Two thirds of ranked countries score less than 5. New Zealand ranks first (with a score of 9.5), followed by Finland and Denmark (with scores of 9.4). Somalia and North Korea (included in the index for the first time), are last with scores of 1.0.
"2011 saw the movement for greater transparency take on irresistible momentum, as citizens around the world demand accountability from their governments. High-scoring countries show that over time efforts to improve transparency can, if sustained, be successful and benefit their people," said Transparency International Managing Director, Cobus de Swardt.
Most Arab Spring countries rank in the lower half of the index, scoring below 4. Before the Arab Spring, a Transparency International report (see here) on the region warned that nepotism, bribery and patronage were so deeply engrained in daily life that even existing anti-corruption laws had little impact.
Eurozone countries suffering debt crises, partly because of public authorities' failure to tackle the bribery and tax evasion that are key drivers of debt crisis, are among the lowest-scoring EU countries.

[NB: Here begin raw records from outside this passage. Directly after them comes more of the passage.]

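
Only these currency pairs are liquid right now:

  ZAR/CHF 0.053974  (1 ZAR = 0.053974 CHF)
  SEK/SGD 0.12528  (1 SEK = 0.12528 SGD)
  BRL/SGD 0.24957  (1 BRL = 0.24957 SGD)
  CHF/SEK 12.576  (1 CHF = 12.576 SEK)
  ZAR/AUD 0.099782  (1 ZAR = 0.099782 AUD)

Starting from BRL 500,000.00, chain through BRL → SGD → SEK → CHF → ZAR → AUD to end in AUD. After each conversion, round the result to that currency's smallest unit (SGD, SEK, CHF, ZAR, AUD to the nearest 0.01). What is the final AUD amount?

BRL 500,000.00 × 0.24957 = SGD 124,785.00
SGD 124,785.00 ÷ 0.12528 = SEK 996,048.85
SEK 996,048.85 ÷ 12.576 = CHF 79,202.36
CHF 79,202.36 ÷ 0.053974 = ZAR 1,467,416.90
ZAR 1,467,416.90 × 0.099782 = AUD 146,421.79

AUD 146,421.79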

20 years after the collapse of the Soviet Union, except Baltic republics (singling out Estonia with its score (6.4) being the highest not only among the former Soviet republics (FSR), but also among all former Communist countries) and Georgia in recent years, all FSRs, including Armenia, are countries with systemic corruption . It comes to prove that massive systemic economic and political changes in 1990s unfortunately were not accompanied with corresponding institutional reforms.
This year CPI score for Armenia remained unchanged compared to the previous year. With its 2.6 score Armenia is sharing 129 -133 positions in CPI 2011 ranking with Dominican Republic, Honduras, Philippines and Syria (last year with the same - 2.6 score Armenia shared country rank between 123 and 126). Of all FSRs according to CPI 2011 only Georgia made progress compared with the last year , while the scores of other FSRs, as well as Turkey and Iran made no progress compared with the last year.